UB Water Polo President Ben Harper, a junior aerospace engineering major, said the CWPA schedules tournaments though the NCAA for varsity programs and individual clubs. “The National League has 13 divisions and the New York Division has 12 teams, which is pretty big,” Harper said.
The New York division is made up of big contenders like West Point and Cornell, which are the top two in the state at the moment. Harper said those teams are some of the best in the country, not just New York State.
The UB Water Polo Club, being one of the newest members of the league, wants to leave an impression this season. But with a large amount of players new to the sport, the team is just trying to get used to its new level of competition.
“For over half of our team this year, this is their first year playing and we’ve only had three weeks of practice,” Harper said. “We’re building right now. Winning is always nice but we ultimately want to see development from our players. All things considered though, we’re here to have fun and that is just as much of a priority as anything else.”

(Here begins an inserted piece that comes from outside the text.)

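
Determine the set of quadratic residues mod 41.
QRs mod 41: {1, 2, 4, 5, 8, 9, 10, 16, 18, 20, 21, 23, 25, 31, 32, 33, 36, 37, 39, 40}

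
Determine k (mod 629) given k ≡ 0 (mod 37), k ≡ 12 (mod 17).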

The ultimate goal for the club will be a national title, but it doesn’t expect that any time soon. The club is expected to develop its players in hopes that, one day, that dream could essentially become a reality. It’s not the club’s main goal for this season, but Harper said the opportunity is “out there, but you gotta reach high.”
Practices are held on Mondays, Wednesdays and Fridays from 7 a.m. to 8:30 a.m. and Tuesday and Thursday from 8 p.m. to 10 p.m. Any UB student can join.